Whistler took Ruskin to court, suing him for libel.
And for two days, witnesses testified to the value of an abstract painting and denied Ruskin’s view that the style lacked “moral force.”
Silly question
Ruskin’s lawyer questioned Whistler about the length of time it took him to “knock off” his Nocturnes. When he answered a day or so, the lawyer jeered saying that two days’ work is not worth the money he charges for the paintings. Whistler famously pointed out that his price was for “the knowledge I have gained in work of a lifetime.”
Whistler won his case. Ruskin was so upset by the verdict that he resigned his post at Oxford University in protest. So, it's fair to say that Hockney is late to the abstract art argument by at least 144 years.
And given what Hockney wrote in The Art Newspaper, saying, in effect, that he wants abstract art gone, it’s clear that he never really liked the style in the first place:
“Giacometti derided abstraction as ‘the art of the handkerchief,’” Hockney agrees.
“That’s what the illustration looked like to me, nothing more.”
"Nothing more." Really, David? I grant you that abstract painters have little interest in the visible world, preferring to focus on their inner world. But this is far from nothing. It’s the world of thought and feeling, possibly the be-all and end-all of everything.
A forever style
Abstract art, then, doesn’t come with an expiration date. Piet Mondrian wrote some thousand words about the value of painting without recognizable objects.
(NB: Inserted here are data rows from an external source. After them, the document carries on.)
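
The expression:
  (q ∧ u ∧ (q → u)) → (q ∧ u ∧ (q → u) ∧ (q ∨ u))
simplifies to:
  True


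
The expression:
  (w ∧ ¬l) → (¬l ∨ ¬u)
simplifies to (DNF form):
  True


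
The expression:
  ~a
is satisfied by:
  {a: False}


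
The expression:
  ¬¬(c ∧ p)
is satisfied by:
  {c: True, p: True}


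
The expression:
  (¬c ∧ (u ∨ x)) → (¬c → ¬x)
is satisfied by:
  {c: True, x: False}
  {x: False, c: False}
  {x: True, c: True}


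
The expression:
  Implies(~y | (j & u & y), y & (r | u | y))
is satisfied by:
  {y: True}


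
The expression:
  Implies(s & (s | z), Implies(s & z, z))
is always true.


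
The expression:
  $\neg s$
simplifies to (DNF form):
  $\neg s$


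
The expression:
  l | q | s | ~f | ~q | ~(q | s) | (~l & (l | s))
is always true.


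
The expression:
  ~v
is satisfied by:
  {v: False}


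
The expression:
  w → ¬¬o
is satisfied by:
  {o: True, w: False}
  {w: False, o: False}
  {w: True, o: True}


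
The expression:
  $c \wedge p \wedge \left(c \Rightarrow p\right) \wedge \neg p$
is never true.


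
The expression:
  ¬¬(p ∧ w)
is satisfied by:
  {p: True, w: True}


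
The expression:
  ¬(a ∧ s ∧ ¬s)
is always true.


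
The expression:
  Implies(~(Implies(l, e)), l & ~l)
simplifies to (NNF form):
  e | ~l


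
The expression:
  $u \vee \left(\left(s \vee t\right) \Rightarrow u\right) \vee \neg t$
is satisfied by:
  {u: True, t: False}
  {t: False, u: False}
  {t: True, u: True}


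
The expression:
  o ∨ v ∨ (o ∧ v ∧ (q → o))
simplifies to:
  o ∨ v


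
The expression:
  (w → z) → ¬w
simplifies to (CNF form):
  ¬w ∨ ¬z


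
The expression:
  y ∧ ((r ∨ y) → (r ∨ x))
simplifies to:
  y ∧ (r ∨ x)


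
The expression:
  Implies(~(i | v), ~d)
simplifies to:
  i | v | ~d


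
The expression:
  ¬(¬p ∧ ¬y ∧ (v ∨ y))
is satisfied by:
  {y: True, p: True, v: False}
  {y: True, v: False, p: False}
  {p: True, v: False, y: False}
  {p: False, v: False, y: False}
  {y: True, p: True, v: True}
  {y: True, v: True, p: False}
  {p: True, v: True, y: False}


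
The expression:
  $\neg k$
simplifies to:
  $\neg k$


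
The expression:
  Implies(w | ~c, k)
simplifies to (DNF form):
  k | (c & ~w)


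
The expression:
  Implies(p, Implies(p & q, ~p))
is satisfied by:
  {p: False, q: False}
  {q: True, p: False}
  {p: True, q: False}


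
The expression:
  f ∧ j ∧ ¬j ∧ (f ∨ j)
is never true.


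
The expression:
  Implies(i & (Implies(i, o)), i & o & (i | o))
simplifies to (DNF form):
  True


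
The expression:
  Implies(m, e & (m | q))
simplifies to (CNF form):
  e | ~m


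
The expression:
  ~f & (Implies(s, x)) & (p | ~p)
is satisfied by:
  {x: True, f: False, s: False}
  {f: False, s: False, x: False}
  {x: True, s: True, f: False}


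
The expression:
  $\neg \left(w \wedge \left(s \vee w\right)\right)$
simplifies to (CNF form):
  $\neg w$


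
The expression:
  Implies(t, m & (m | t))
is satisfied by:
  {m: True, t: False}
  {t: False, m: False}
  {t: True, m: True}


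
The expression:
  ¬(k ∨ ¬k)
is never true.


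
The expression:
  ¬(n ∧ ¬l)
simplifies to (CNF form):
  l ∨ ¬n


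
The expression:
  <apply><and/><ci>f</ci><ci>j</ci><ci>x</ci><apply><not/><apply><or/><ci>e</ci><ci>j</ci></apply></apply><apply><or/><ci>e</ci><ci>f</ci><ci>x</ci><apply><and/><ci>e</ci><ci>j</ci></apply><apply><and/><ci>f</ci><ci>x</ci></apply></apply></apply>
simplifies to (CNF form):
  <false/>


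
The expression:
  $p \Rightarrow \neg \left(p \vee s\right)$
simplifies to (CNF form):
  $\neg p$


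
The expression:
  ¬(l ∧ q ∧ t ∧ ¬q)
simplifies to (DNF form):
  True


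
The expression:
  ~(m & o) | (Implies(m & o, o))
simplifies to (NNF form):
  True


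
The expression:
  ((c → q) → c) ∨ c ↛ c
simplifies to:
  c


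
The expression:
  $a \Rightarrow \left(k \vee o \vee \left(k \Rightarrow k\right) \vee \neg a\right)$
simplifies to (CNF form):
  $\text{True}$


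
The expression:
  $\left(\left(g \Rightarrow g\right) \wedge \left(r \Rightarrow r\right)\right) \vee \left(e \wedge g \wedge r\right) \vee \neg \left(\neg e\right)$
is always true.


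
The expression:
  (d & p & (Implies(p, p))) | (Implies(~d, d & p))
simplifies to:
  d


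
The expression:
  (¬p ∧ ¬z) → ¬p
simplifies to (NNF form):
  True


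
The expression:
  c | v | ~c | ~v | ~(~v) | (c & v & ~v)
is always true.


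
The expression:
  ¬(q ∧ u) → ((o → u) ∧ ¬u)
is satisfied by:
  {q: True, o: False, u: False}
  {o: False, u: False, q: False}
  {q: True, u: True, o: False}
  {q: True, o: True, u: True}


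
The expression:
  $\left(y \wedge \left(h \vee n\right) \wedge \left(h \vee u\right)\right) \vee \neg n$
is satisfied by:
  {y: True, u: True, h: True, n: False}
  {y: True, u: True, h: False, n: False}
  {y: True, h: True, u: False, n: False}
  {y: True, h: False, u: False, n: False}
  {u: True, h: True, y: False, n: False}
  {u: True, y: False, h: False, n: False}
  {u: False, h: True, y: False, n: False}
  {u: False, y: False, h: False, n: False}
  {y: True, n: True, u: True, h: True}
  {y: True, n: True, u: True, h: False}
  {y: True, n: True, h: True, u: False}


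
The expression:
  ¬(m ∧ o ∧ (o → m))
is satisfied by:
  {m: False, o: False}
  {o: True, m: False}
  {m: True, o: False}


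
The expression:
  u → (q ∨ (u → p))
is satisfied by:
  {q: True, p: True, u: False}
  {q: True, u: False, p: False}
  {p: True, u: False, q: False}
  {p: False, u: False, q: False}
  {q: True, p: True, u: True}
  {q: True, u: True, p: False}
  {p: True, u: True, q: False}


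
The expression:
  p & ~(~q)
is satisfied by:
  {p: True, q: True}


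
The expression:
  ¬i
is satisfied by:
  {i: False}


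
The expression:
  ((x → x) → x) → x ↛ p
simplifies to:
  ¬p ∨ ¬x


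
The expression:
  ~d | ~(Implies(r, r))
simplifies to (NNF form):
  ~d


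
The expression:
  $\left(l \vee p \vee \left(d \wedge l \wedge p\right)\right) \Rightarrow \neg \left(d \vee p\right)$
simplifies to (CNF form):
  $\neg p \wedge \left(\neg d \vee \neg l\right)$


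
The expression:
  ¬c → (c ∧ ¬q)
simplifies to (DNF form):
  c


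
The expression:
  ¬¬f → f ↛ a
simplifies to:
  ¬a ∨ ¬f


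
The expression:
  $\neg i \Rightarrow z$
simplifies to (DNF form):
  $i \vee z$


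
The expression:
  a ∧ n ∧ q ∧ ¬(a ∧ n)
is never true.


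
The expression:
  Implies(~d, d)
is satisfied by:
  {d: True}


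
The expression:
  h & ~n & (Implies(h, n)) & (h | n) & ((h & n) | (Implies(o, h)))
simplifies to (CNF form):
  False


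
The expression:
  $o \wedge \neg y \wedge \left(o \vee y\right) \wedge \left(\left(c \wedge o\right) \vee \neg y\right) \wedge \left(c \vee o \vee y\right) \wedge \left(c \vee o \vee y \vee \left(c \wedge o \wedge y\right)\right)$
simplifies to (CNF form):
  $o \wedge \neg y$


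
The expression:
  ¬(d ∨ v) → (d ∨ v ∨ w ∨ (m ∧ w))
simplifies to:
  d ∨ v ∨ w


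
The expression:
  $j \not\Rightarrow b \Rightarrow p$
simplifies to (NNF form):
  $b \vee p \vee \neg j$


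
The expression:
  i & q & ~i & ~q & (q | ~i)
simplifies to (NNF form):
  False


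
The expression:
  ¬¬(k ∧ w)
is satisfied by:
  {w: True, k: True}


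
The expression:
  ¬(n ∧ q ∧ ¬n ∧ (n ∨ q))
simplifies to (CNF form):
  True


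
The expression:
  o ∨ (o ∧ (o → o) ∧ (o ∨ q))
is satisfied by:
  {o: True}


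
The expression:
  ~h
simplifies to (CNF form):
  ~h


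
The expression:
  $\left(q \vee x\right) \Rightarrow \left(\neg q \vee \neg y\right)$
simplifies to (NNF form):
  $\neg q \vee \neg y$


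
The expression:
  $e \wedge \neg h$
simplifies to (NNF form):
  $e \wedge \neg h$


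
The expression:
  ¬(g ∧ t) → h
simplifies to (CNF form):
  (g ∨ h) ∧ (h ∨ t)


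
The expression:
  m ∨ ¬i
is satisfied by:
  {m: True, i: False}
  {i: False, m: False}
  {i: True, m: True}


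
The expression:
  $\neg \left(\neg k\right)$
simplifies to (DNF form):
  $k$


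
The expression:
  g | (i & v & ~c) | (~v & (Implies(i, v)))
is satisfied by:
  {g: True, v: False, c: False, i: False}
  {g: True, c: True, v: False, i: False}
  {i: True, g: True, v: False, c: False}
  {i: True, g: True, c: True, v: False}
  {g: True, v: True, c: False, i: False}
  {g: True, c: True, v: True, i: False}
  {g: True, i: True, v: True, c: False}
  {g: True, i: True, v: True, c: True}
  {i: False, v: False, c: False, g: False}
  {c: True, i: False, v: False, g: False}
  {i: True, v: True, c: False, g: False}


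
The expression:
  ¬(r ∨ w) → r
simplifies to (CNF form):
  r ∨ w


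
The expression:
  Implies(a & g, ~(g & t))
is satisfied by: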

Isn’t that what music also does – create sounds apart from nature, unheard in the real world?
And, just as abstract art keeps the seeable world out of the picture by using its own language, music also keeps the sounds of the world out of its songs by using its own language, too.
Hockney needs to ask himself why composers of music are entitled to be freer than painters.
In contrast
Unlike Hockney, who is known for his high-colored pictures of swimming pools in California, fellow British painter Ben Nicholson not only rejected the imitation of the natural world, but he also rejected natural colors. He often went completely monochrome.
Maybe the best way to end this argument is to cite an action that Nicholson’s mother was known for. Disdaining high-flown talk about art, the 1990 edition “Anecdotes of Modern Art” notes that she would take to scrubbing the kitchen table on hearing such talk.